The employee's claim for an assessment of attorneys fees against relators under Minn.St. 176.191 is inappropriate as that statute applies, unlike here, only where the sole or primary dispute is between the potentially liable parties. See, Marsden v. Village of Mabel, 253 N.W.2d 275, 277 (Minn.1977); Patnode v. Lyon's Food Products, Inc., Minn., 251 N.W.2d 692, 693 (1977); Lease v. Pemtom, Inc., 305 Minn. 6, 15, 232 N.W.2d 424, 429 (1975).

Affirmed.

NOTES

[1] The employer changed its name to Panelcraft and the insurer to AID Insurance Company, but both are designated by their former names throughout the proceedings.

[2] Minn.St.1971 § 176.66, subd. 5, had provided: "The total compensation due for occupational disease is recoverable from the employer who last employed the employee in the employment to the nature of which the disease was due and in which it was contracted. If such disease was contracted while such employee was in the employment of a prior employer, the employer who is made liable for the total compensation, as provided by this subdivision may appeal to the commission for an apportionment of such compensation among the several employers who, since the contraction of such disease, employed such employee in the employment to the nature of which such disease was due. Such apportionment is to be proportioned to the time such employee was employed in the service of such employers provided, that if a prior employer has met the requirement as to minimum standards herein provided for and has been certified by the workmen's compensation commission to that effect, that then the commission shall take into consideration in the apportionment of such liability not only the period of service of said employee with such employer, but shall likewise consider the element of exposure to which the employee was subjected while in the service of such employer maintaining minimum standards, and the apportionment determined only after a hearing, notice of the time and place of which is to be given to each employer alleged to be liable for any portion of such compensation. If the commission find that any portion of such compensation is payable by an employer prior to the employer who is made liable to the total compensation, as provided by this subdivision, it shall make an award accordingly in favor of the last employer, which may be enforced in the same manner as an award for compensation." It was repealed by L. 1973, c. 643, § 12.

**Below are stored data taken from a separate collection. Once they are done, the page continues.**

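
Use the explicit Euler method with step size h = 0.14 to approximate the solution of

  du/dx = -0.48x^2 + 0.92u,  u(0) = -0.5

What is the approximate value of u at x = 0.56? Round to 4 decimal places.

-0.8313

Euler: u_{n+1} = u_n + h·f(x_n, u_n).
x=0.000000, u=-0.500000: f=-0.460000 → u ← -0.500000 + 0.14·(-0.460000) = -0.564400
x=0.140000, u=-0.564400: f=-0.528656 → u ← -0.564400 + 0.14·(-0.528656) = -0.638412
x=0.280000, u=-0.638412: f=-0.624971 → u ← -0.638412 + 0.14·(-0.624971) = -0.725908
x=0.420000, u=-0.725908: f=-0.752507 → u ← -0.725908 + 0.14·(-0.752507) = -0.831259
u(0.56) ≈ -0.8313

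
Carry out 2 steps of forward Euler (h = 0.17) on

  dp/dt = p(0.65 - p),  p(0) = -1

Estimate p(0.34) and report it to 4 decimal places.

Euler: p_{n+1} = p_n + h·f(t_n, p_n).
t=0.000000, p=-1.000000: f=-1.650000 → p ← -1.000000 + 0.17·(-1.650000) = -1.280500
t=0.170000, p=-1.280500: f=-2.472005 → p ← -1.280500 + 0.17·(-2.472005) = -1.700741
p(0.34) ≈ -1.7007

-1.7007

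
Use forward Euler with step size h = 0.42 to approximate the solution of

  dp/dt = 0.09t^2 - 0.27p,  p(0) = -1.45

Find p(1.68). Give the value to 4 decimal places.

-0.8070

Euler: p_{n+1} = p_n + h·f(t_n, p_n).
t=0.000000, p=-1.450000: f=0.391500 → p ← -1.450000 + 0.42·0.391500 = -1.285570
t=0.420000, p=-1.285570: f=0.362980 → p ← -1.285570 + 0.42·0.362980 = -1.133118
t=0.840000, p=-1.133118: f=0.369446 → p ← -1.133118 + 0.42·0.369446 = -0.977951
t=1.260000, p=-0.977951: f=0.406931 → p ← -0.977951 + 0.42·0.406931 = -0.807040
p(1.68) ≈ -0.8070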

[3] The employee died on December 23, 1977, before the appeal was heard. The decision extended temporary total benefits to date of death.

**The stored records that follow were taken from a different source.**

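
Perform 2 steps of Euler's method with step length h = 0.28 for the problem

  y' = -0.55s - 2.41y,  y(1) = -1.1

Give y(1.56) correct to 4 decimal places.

-0.3635

Euler: y_{n+1} = y_n + h·f(s_n, y_n).
s=1.000000, y=-1.100000: f=2.101000 → y ← -1.100000 + 0.28·2.101000 = -0.511720
s=1.280000, y=-0.511720: f=0.529245 → y ← -0.511720 + 0.28·0.529245 = -0.363531
y(1.56) ≈ -0.3635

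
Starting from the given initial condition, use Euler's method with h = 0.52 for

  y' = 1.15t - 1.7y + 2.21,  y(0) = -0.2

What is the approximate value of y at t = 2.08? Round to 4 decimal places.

2.3089

Euler: y_{n+1} = y_n + h·f(t_n, y_n).
t=0.000000, y=-0.200000: f=2.550000 → y ← -0.200000 + 0.52·2.550000 = 1.126000
t=0.520000, y=1.126000: f=0.893800 → y ← 1.126000 + 0.52·0.893800 = 1.590776
t=1.040000, y=1.590776: f=0.701681 → y ← 1.590776 + 0.52·0.701681 = 1.955650
t=1.560000, y=1.955650: f=0.679395 → y ← 1.955650 + 0.52·0.679395 = 2.308935
y(2.08) ≈ 2.3089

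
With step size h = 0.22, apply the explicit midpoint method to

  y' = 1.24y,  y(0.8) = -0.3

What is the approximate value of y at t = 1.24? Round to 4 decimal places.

-0.5148

Midpoint: k1 = f(t_n, y_n); k2 = f(t_n + h/2, y_n + (h/2)·k1); y_{n+1} = y_n + h·k2.
t=0.800000, y=-0.300000:
  k1 = f(0.800000, -0.300000) = -0.372000
  k2 = f(0.910000, -0.340920) = -0.422741
  y ← -0.300000 + 0.22·(-0.422741) = -0.393003
t=1.020000, y=-0.393003:
  k1 = f(1.020000, -0.393003) = -0.487324
  k2 = f(1.130000, -0.446609) = -0.553795
  y ← -0.393003 + 0.22·(-0.553795) = -0.514838
y(1.24) ≈ -0.5148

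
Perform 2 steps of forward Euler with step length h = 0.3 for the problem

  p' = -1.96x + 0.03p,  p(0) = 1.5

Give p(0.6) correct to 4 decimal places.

Euler: p_{n+1} = p_n + h·f(x_n, p_n).
x=0.000000, p=1.500000: f=0.045000 → p ← 1.500000 + 0.3·0.045000 = 1.513500
x=0.300000, p=1.513500: f=-0.542595 → p ← 1.513500 + 0.3·(-0.542595) = 1.350722
p(0.6) ≈ 1.3507

1.3507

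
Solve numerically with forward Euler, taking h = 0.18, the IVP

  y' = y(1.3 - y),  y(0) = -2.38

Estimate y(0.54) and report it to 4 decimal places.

Euler: y_{n+1} = y_n + h·f(x_n, y_n).
x=0.000000, y=-2.380000: f=-8.758400 → y ← -2.380000 + 0.18·(-8.758400) = -3.956512
x=0.180000, y=-3.956512: f=-20.797453 → y ← -3.956512 + 0.18·(-20.797453) = -7.700054
x=0.360000, y=-7.700054: f=-69.300894 → y ← -7.700054 + 0.18·(-69.300894) = -20.174214
y(0.54) ≈ -20.1742

-20.1742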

[4] In Jensen, the issue of equitable apportionment was raised and left open for other cases of repetitive minute trauma, but such apportionment was not appropriate on Jensen's facts.

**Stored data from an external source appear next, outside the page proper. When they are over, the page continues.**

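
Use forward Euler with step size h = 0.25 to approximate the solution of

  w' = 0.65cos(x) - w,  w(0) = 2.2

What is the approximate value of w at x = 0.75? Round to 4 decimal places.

1.2802

Euler: w_{n+1} = w_n + h·f(x_n, w_n).
x=0.000000, w=2.200000: f=-1.550000 → w ← 2.200000 + 0.25·(-1.550000) = 1.812500
x=0.250000, w=1.812500: f=-1.182707 → w ← 1.812500 + 0.25·(-1.182707) = 1.516823
x=0.500000, w=1.516823: f=-0.946395 → w ← 1.516823 + 0.25·(-0.946395) = 1.280225
w(0.75) ≈ 1.2802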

Michels proposed in dicta the situation in which equitable apportionment might be appropriate for disability from repetitive minute trauma. It was not applicable in that case because no injury occurred prior to coverage by the insurer held liable, but the following test was suggested as a guide: "* * * In the absence of a specific statute on the subject, however, it would appear to us to be applicable only in those rare cases in which substantial and almost uncontroverted medical testimony will permit a precise allocation of responsibility between or among different employers or insurers for the employee's disability." 269 N.W.2d 59.